Please join the Harriman Institute for a book talk by Maria Snegovaya. With discussant Sheri Berman and moderator Alexander Cooley.
Over the past two decades, postcommunist countries have witnessed a sudden shift in the electoral fortunes of their political parties: previously successful center-left parties suffered dramatic electoral defeats and disappeared from the political scene, while right-wing populist parties soared in popularity and came to power. This dynamic echoed similar processes in Western Europe and raises a question: Were these dynamics in any way connected?
This book argues that they were. And that the root of the connection between them lies in the pro-market rebranding of the ex-communist left—the key explanatory variable. This book argues that, though the left’s pro-market shift initially led to electoral rewards, it had a less straightforward impact on left-wing parties’ electoral fortunes in the long run. Traditional supporters of the left (working-class and economically vulnerable groups) were alienated by the new economic policies, and the middle-class voters newly drawn to these parties did not compensate for those losses. As a result, for several electoral rounds following the rebranding, reformist parties on the left suffered dramatic electoral defeats. In response, right-wing parties in their respective countries adopted more redistributive economic platforms consistent with preferences of former supporters of the left, and incorporated sizeable shares of these electorates. This contributed to the growth of right-wing populist parties in the countries with a pro-market left.
The book traces this process in postcommunist Europe on different levels of analysis: cross-country observational data, case studies, and individual-level experimental surveys. It argues that scholars should incorporate the economic policy dimension when explaining the demise of the left and the rise of the populist right in the region. It also examines important parallels between the dynamics of Western and postcommunist countries by arguing that the idiosyncrasy of Eastern European politics has been overstated in scholarly literature. It also offers policy recommendations about ways for the left-wing parties to go back to their original platforms and re-attract traditional electorates, therefore curtailing the rise of populism.

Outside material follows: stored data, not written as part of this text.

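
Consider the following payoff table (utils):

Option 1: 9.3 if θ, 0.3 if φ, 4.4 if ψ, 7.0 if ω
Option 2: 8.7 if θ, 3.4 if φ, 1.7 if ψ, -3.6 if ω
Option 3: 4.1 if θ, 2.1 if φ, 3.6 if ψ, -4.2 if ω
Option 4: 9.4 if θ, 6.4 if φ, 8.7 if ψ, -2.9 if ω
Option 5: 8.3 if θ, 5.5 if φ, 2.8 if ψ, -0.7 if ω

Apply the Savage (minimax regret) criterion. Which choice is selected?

Option 1

Column bests: θ=9.4, φ=6.4, ψ=8.7, ω=7.0.
Option 1 regrets: 0.1, 6.1, 4.3, 0.0 → max 6.1
Option 2 regrets: 0.7, 3.0, 7.0, 10.6 → max 10.6
Option 3 regrets: 5.3, 4.3, 5.1, 11.2 → max 11.2
Option 4 regrets: 0.0, 0.0, 0.0, 9.9 → max 9.9
Option 5 regrets: 1.1, 0.9, 5.9, 7.7 → max 7.7
Smallest max regret = 6.1 → Option 1.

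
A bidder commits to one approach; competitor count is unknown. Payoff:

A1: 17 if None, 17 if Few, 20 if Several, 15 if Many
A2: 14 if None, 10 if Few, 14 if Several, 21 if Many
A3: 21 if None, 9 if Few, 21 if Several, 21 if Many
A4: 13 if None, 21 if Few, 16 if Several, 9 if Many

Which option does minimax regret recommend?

Column bests: None=21, Few=21, Several=21, Many=21.
A1 regrets: 4, 4, 1, 6 → max 6
A2 regrets: 7, 11, 7, 0 → max 11
A3 regrets: 0, 12, 0, 0 → max 12
A4 regrets: 8, 0, 5, 12 → max 12
Smallest max regret = 6 → A1.

A1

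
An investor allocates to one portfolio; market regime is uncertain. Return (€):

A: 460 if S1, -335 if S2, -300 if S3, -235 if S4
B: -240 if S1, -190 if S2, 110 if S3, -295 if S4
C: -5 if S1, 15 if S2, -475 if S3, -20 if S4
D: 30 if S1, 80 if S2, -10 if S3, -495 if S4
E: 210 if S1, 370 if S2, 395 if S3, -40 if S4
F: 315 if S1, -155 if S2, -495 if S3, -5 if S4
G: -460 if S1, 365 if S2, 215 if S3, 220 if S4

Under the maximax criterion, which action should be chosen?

Row maxima: A=460, B=110, C=15, D=80, E=395, F=315, G=365
Best best-case = 460 → A.

A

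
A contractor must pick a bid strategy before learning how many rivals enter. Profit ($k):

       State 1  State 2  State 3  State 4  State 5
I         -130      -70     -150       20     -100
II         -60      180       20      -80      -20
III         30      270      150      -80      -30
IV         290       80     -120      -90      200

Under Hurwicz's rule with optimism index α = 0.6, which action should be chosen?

I: 0.6·20 + 0.4·(-150) = -48
II: 0.6·180 + 0.4·(-80) = 76
III: 0.6·270 + 0.4·(-80) = 130
IV: 0.6·290 + 0.4·(-120) = 126
Highest Hurwicz score = 130 → III.

III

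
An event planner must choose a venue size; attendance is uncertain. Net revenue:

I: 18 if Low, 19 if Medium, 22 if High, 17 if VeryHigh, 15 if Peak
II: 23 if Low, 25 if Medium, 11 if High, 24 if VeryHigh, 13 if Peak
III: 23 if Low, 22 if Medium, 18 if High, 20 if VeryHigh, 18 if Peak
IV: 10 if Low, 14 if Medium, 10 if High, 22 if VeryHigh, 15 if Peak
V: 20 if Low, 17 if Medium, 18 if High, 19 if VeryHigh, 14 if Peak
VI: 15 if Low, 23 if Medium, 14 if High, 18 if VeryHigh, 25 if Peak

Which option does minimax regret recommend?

III

Column bests: Low=23, Medium=25, High=22, VeryHigh=24, Peak=25.
I regrets: 5, 6, 0, 7, 10 → max 10
II regrets: 0, 0, 11, 0, 12 → max 12
III regrets: 0, 3, 4, 4, 7 → max 7
IV regrets: 13, 11, 12, 2, 10 → max 13
V regrets: 3, 8, 4, 5, 11 → max 11
VI regrets: 8, 2, 8, 6, 0 → max 8
Smallest max regret = 7 → III.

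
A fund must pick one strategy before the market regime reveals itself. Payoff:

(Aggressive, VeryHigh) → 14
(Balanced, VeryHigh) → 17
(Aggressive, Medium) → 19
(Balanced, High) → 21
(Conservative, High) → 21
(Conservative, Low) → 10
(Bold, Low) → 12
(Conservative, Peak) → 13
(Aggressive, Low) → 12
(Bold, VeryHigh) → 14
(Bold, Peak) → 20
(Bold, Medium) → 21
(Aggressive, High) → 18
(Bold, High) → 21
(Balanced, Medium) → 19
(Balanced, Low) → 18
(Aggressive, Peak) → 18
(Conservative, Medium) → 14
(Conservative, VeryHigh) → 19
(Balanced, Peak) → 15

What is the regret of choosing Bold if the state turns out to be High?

Best payoff under High is 21.
Regret = 21 − 21 = 0.

0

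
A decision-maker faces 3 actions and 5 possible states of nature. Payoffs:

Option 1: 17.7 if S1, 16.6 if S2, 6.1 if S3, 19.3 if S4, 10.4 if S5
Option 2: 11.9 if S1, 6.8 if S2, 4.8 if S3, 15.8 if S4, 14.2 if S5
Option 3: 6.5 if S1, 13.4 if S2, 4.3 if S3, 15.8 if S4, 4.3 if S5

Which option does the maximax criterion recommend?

Option 1

Row maxima: Option 1=19.3, Option 2=15.8, Option 3=15.8
Best best-case = 19.3 → Option 1.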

Maria Snegovaya (Ph.D., Columbia University) is a Senior Fellow with the Europe, Russia, and Eurasia Program at the Center for Strategic and International Studies, and a Postdoctoral Fellow in Georgetown University’s Walsh School of Foreign Service. She studies democratic backsliding and re-autocratization in postcommunist and post-Soviet Europe, Russia’s domestic and foreign policy, and the tactics used by Russian actors and proxies who circulate disinformation to exploit these dynamics in the region. Her research results and analysis have appeared in policy and peer-reviewed journals, including West European Politics, Party Politics, Journal of Democracy, Post-Soviet Affairs, and the Washington Post‘s political science blog the Monkey Cage. Her book on related topics is forthcoming with Oxford University Press on January 30, 2024.
Sheri Berman is a professor of political science at Barnard College, Columbia University. Her research interests include the development of democracy and dictatorship, European politics, populism and fascism, and the history of the left. Her most recent book is Democracy and Dictatorship in Europe: From the Ancien Régime to the Present Day. Her current book project is entitled The Political Consequences of Economic Ideas: Neoliberalism, the Left, and the Fate of Democracy. In addition to her scholarly work, she has published in a wide variety of non-scholarly publications including The New York Times, The Washington Post, Foreign Affairs, Foreign Policy, VOX, The Guardian and Dissent. She is on the boards of The Journal of Democracy, Political Science Quarterly, and Persuasion.